Il est primordial que les producteurs et les différents intervenants qu’ils seront amenés à missionner dans le cadre des repowerings (conseils techniques, installateurs, experts judiciaires ou d’assureurs, bureaux de contrôles, conseils juridiques etc…) soient parfaitement à même d’identifier les défauts portant atteinte au fonctionnement des centrales et maîtrisent les exigences fixées les décrets, arrêtés et instructions ministérielles. Il faut agir de manière transparente vis-à-vis de l’acheteur puisque les conditions générales de tous les types de contrats obligent le producteur à tenir l’acheteur informé des modifications éventuelles de son installation avant toute réalisation. L’accord de principe d’EDF doit donc être demandé et obtenu expressément avant le début des travaux de repowering. Gare aux producteurs pour lesquels un remplacement occulte serait débusqué à l’occasion d’un contrôle a posteriori ou qui s’écarteraient des règles fixées par la DGEC : ils s’exposeraient à la perte du tarif d’origine, laquelle peut être rétroactive. Un producteur averti en vaut deux !
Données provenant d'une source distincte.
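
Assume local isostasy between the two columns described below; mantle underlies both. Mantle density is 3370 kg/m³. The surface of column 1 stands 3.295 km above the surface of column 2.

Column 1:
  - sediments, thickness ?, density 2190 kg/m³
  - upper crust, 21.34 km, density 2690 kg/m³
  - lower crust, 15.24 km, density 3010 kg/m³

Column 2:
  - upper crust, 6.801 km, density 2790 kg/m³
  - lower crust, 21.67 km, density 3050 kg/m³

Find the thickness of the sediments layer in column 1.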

Il faut donc aussi agir de manière éclairée et méthodique tout au long du processus de remplacement du système photovoltaïque. Deux règles fondamentales doivent être cumulativement respectées quel que soit le cas de figure éligible au repowering :

- La puissance installée à l’origine ne doit pas être modifiée de plus de 10% après rénovation, que ce soit à la hausse ou à la baisse, sauf disposition spécifique réglementaire ou légale. Sur une même surface de toiture ou au sol, il est possible d’installer des panneaux plus puissants et ensuite de réaliser une nouvelle centrale sur l’espace libéré. Bien menée, une opération de repowering peut donc procurer un regain d’énergie et de rentabilité.

- et les caractéristiques de l’installation indiquées dans les conditions particulières des contrats doivent être identiques, en particulier la technologie d’intégration au bâti. La question du maintien de la technologie d’intégration au bâti est cruciale et peut s’avérer délicate, surtout s’agissant des contrats issus de l’arrêté du 12 janvier 2010.

 

Et enfin s’en remettre à des spécialistes, du début à la fin…

Il est très important, en début de processus, de recourir à un expert indépendant justifiant de son habilitation à établir un rapport probant qui viendra appuyer de la demande d’accord de remplacement à adresser à EDF. Le contenu des rapports d’expertises doit répondre rigoureusement aux exigences fixées par la DGEC.

 

A l’issue des opérations de rénovations, en fonction de la puissance de l’installation, la poursuite du contrat est conditionnée par la remise à EDF d’une attestation de conformité délivrée par un organisme agréé au titre du référentiel contrôle. Dès la genèse du besoin et tout au long du processus de repowering qui s’achève par la signature d’un avenant de changement de puissance, il est vivement recommandé de solliciter un conseil juridique ayant une connaissance très pointue des dispositifs réglementaires spécifiques à chaque type de contrat afin qu’il assure le suivi des démarches à réaliser. En effet, il y a des principes généraux, mais aussi de subtiles exceptions !

 

En conclusion, vous l’aurez compris, les repowerings ne doivent pas susciter de craintes démesurées, mais il faut avoir à l’esprit que la clé de leur succès réside dans l’intervention aux côtés du producteur d’experts techniques, juridiques et financiers ainsi que le respect d’une méthodologie balisée, mais nécessitant une analyse au cas par cas. Il ne s’agit en aucun cas d’enjamber hâtivement le processus, mais de le respecter étape par étape en fonction des exigences réglementaires qui s’imposent à chaque type de centrale.